MATA INDONESIA, DEPOK – Kementerian Perhubungan didesak mengatur tarif ojek online agar kenaikannya maksimal hanya 10 persen saja.
Hal itu diungkapkan Direktur Riset Center of Reform on Economics (CORE) Indonesia Piter Abdullah menanggapi kenaikan tarif ojek online yang relatif tinggi.
Kenaikan tarif saat ini sekitar 30 persen merupakan angka yang sangat tinggi sehingga berpotensi ikut mendorong angka inflasi.

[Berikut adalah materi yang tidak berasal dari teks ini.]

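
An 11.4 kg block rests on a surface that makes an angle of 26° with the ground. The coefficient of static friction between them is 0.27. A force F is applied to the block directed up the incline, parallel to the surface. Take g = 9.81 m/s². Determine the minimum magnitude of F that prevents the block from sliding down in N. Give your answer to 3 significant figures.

The normal force is N = mg cos 26° = 100.516 N. With F at its minimum the block is on the verge of sliding down, so static friction is at its maximum μ_s N = 0.27 × 100.516 = 27.139 N and acts up the slope.
Equilibrium along the incline: F + μ_s N = mg sin 26°, so F = 49.025 − 27.139 = 21.886 N.

21.9 N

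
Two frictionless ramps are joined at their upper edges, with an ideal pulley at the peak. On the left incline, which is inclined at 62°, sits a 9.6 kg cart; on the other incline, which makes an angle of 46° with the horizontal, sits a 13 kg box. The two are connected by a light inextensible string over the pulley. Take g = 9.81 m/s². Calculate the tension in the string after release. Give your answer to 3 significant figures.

86.8 N

Resolve each weight along its own incline: the 9.6 kg mass has component 9.6 × 9.81 × sin 62° = 83.152 N down its slope, and the 13 kg mass has 13 × 9.81 × sin 46° = 91.737 N down its slope.
The 13 kg side's 91.737 N exceeds the other side's 83.152 N, so that mass slides down and the 9.6 kg mass slides up. Taking that direction as positive, Newton's second law for the whole system gives 91.737 − 83.152 = (9.6 + 13) a, so a = 8.585 / 22.6 = 0.3799 m/s².
For the 9.6 kg mass (up-slope positive): T − 83.152 = 9.6 × 0.3799, so T = 86.799 N.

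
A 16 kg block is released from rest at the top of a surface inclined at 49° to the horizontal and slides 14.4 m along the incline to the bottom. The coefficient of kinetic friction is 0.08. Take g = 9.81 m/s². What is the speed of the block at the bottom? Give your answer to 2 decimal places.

The weight component along the incline is mg sin 49° = 118.459 N and the normal force is N = mg cos 49° = 102.975 N.
Friction up the slope is f = μN = 0.08 × 102.975 = 8.238 N, so the net downslope force is 118.459 − 8.238 = 110.221 N and a = 110.221 / 16 = 6.8888 m/s².
Starting from rest over a distance of 14.4 m, v² = 2aL = 2 × 6.8888 × 14.4 = 198.3974, so v = 14.0854 m/s.

14.09 m/s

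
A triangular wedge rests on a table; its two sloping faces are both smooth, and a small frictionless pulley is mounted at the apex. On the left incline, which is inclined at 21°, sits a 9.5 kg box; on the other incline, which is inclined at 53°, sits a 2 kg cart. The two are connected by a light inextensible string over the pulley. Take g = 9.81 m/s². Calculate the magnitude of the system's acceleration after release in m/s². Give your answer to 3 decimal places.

Resolve each weight along its own incline: the 9.5 kg mass has component 9.5 × 9.81 × sin 21° = 33.398 N down its slope, and the 2 kg mass has 2 × 9.81 × sin 53° = 15.669 N down its slope.
The 9.5 kg side's 33.398 N exceeds the other side's 15.669 N, so that mass slides down and the 2 kg mass slides up. Taking that direction as positive, Newton's second law for the whole system gives 33.398 − 15.669 = (9.5 + 2) a, so a = 17.729 / 11.5 = 1.5417 m/s².

1.542 m/s²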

“Angka wajar menurut saya itu ya maksimal 10 persen. Saya juga bertanya-tanya mengapa naiknya setinggi itu, kalkulasinya seperti apa,” ujar Piter, Sabtu 13 Agustus 2022.
Hal itu, terungkap dalam Keputusan Menteri Perhubungan Nomor KP 564 Tahun 2022 Tentang Pedoman Perhitungan Biaya Jasa Penggunaan Sepeda Motor yang Digunakan untuk Kepentingan Masyarakat yang Dilakukan dengan Aplikasi.
Aturan tersebut ditandatangani pada 4 Agustus 2022.
Apabila dibandingkan dengan aturan sebelumnya, hanya tarif ojol di Jabodetabek yang naik, namun biaya jasa minimal 4 kilometer pertama di ketiga zona meningkat lebih dari 30 persen.
Tarif ojol per kilometer di Jabodetabek menjadi Rp 2.600 – Rp 2.700 per km dari sebelumnya Rp 2.250 – Rp 2.650 per kilometer.
Menurut Piter, jika kenaikannya setinggi itu, maka tarif ojol nantinya akan mendekati tarif taksi sehingga membuat minat masyarakat menggunakan ojol kemungkinan akan mengalami penurunan.
Apabila itu yang terjadi, lanjut Piter, maka akan berdampak terhadap pendapatan pengemudi atau driver ojek online yang berpotensi berkurang.
Sementara itu pelaku usaha sektor mikro atau UMKM yang tergabung dalam aplikasi seperti GoFood, GrabFood, dan ShopeeFood, juga berpeluang mengalami penurunan pendapatan jika pemesanan makanan via aplikasi berkurang akibat tingginya tarif ojol.